Basically, I’m experimenting with Latent Dirichlet Allocation, and I’m impressed. So first of all, thanks to Matt Jockers, Travis Brown, Neil Fraistat, and everyone else who tried to convince me that Bayesian methods are better. I’ve got to admit it. They are.
But anyway, in a class I’m teaching we’re using LDA on a generically diverse collection of 1,853 volumes between 1751 and 1903. The collection includes fiction, poetry, drama, and a limited amount of nonfiction (just biography). We’re stumbling on a lot of fascinating things, but this was slightly moving. Here’s the graph for one particular topic.
The circles and X’s are individual volumes. Blue is fiction, green is drama, pinkish purple is poetry, black biography. Only the volumes where this topic turned out to be prominent are plotted, because if you plot all 1,853 it’s just a blurry line at the bottom of the image. The gray line is an aggregate frequency curve, which is not related in any very intelligible way to the y-axis. (Work in progress …) As you can see. this topic is mostly prominent in fiction around the year 1800. Here are the top 50 words in the topic:
But here’s what I find slightly moving. The x’s at the top of the graph are the 10 works in the collection where the topic was most prominent. They include, in order, Mary Wollstonecraft Shelley, Frankenstein, Mary Wollstonecraft, Mary, William Godwin, St. Leon, Mary Wollstonecraft Shelley, Lodore, William Godwin, Fleetwood, William Godwin, Mandeville, and Mary Wollstonecraft Shelley, Falkner.
In short, this topic is exemplified by a family! Mary Hays does intrude into the family circle with Memoirs of Emma Courtney, but otherwise, it’s Mary Wollstonecraft, William Godwin, and their daughter.

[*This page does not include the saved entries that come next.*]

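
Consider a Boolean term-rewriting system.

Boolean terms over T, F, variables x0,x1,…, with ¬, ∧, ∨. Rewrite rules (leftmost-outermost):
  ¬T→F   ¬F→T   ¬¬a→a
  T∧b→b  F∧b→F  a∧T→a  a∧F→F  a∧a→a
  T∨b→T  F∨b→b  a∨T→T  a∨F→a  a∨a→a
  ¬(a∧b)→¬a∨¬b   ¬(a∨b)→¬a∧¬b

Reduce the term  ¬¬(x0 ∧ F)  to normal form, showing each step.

Answer: normal form = F  (in 2 steps)

Reduction:
  start: ¬¬(x0 ∧ F)
  step 1: x0 ∧ F
  step 2: F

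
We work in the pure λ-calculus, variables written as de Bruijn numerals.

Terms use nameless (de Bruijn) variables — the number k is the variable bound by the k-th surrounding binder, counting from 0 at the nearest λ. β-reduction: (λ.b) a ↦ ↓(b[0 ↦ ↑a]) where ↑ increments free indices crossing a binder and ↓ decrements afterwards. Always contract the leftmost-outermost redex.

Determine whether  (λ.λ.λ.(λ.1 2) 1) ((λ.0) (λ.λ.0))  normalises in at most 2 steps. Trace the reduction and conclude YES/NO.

Answer: YES — reaches normal form λ.λ.0 1 in 2 ≤ 2 steps

Derivation:
  start: (λ.λ.λ.(λ.1 2) 1) ((λ.0) (λ.λ.0))
  [1] λ.λ.(λ.1 2) 1
  [2] λ.λ.0 1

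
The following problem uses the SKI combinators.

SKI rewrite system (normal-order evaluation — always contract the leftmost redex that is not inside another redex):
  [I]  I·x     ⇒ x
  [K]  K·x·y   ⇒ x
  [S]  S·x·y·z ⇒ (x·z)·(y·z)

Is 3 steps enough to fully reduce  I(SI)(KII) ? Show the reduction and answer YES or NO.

  start: I(SI)(KII)
  [1] SI(KII)
  [2] SII

Answer: YES — reaches normal form SII in 2 ≤ 3 steps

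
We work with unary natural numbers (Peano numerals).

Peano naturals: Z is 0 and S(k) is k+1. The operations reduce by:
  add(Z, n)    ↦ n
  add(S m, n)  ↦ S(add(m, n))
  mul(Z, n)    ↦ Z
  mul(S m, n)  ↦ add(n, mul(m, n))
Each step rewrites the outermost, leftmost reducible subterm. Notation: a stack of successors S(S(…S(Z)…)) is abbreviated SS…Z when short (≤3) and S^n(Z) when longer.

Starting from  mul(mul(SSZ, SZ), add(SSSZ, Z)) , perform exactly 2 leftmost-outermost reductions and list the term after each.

Answer: after 2 steps: mul(S(add(Z, mul(SZ, SZ))), add(SSSZ, Z))

Reduction:
  start: mul(mul(SSZ, SZ), add(SSSZ, Z))
  step 1: mul(add(SZ, mul(SZ, SZ)), add(SSSZ, Z))
  step 2: mul(S(add(Z, mul(SZ, SZ))), add(SSSZ, Z))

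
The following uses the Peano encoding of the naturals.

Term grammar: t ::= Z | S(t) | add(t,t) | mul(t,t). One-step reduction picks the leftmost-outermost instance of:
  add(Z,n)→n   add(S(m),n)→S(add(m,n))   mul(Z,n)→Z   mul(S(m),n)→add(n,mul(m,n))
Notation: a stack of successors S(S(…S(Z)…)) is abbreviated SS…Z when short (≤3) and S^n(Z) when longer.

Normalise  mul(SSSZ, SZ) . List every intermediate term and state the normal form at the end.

Answer: normal form = SSSZ  (in 10 steps)

Reduction:
  start: mul(SSSZ, SZ)
  →1  add(SZ, mul(SSZ, SZ))
  →2  S(add(Z, mul(SSZ, SZ)))
  →3  S(mul(SSZ, SZ))
  →4  S(add(SZ, mul(SZ, SZ)))
  →5  S(S(add(Z, mul(SZ, SZ))))
  →6  S(S(mul(SZ, SZ)))
  →7  S(S(add(SZ, mul(Z, SZ))))
  →8  S(S(S(add(Z, mul(Z, SZ)))))
  →9  S(S(S(mul(Z, SZ))))
  →10  SSSZ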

Other critics have of course noticed that M. W. Shelley writes “Godwinian novels.” And if you go further down the list of works, the picture becomes less familial (Helen Maria Williams and Thomas Holcroft butt in, as well as P. B. Shelley). Plus, there’s another topic in the model (“myself these should situation”) that links William Godwin more closely to Charles Brockden Brown than it does to his wife or daughter. And LDA isn’t graven on stone; every time you run topic modeling you’re going to get something slightly different. But still, this is kind of a cool one. “Mind feelings heart felt” indeed.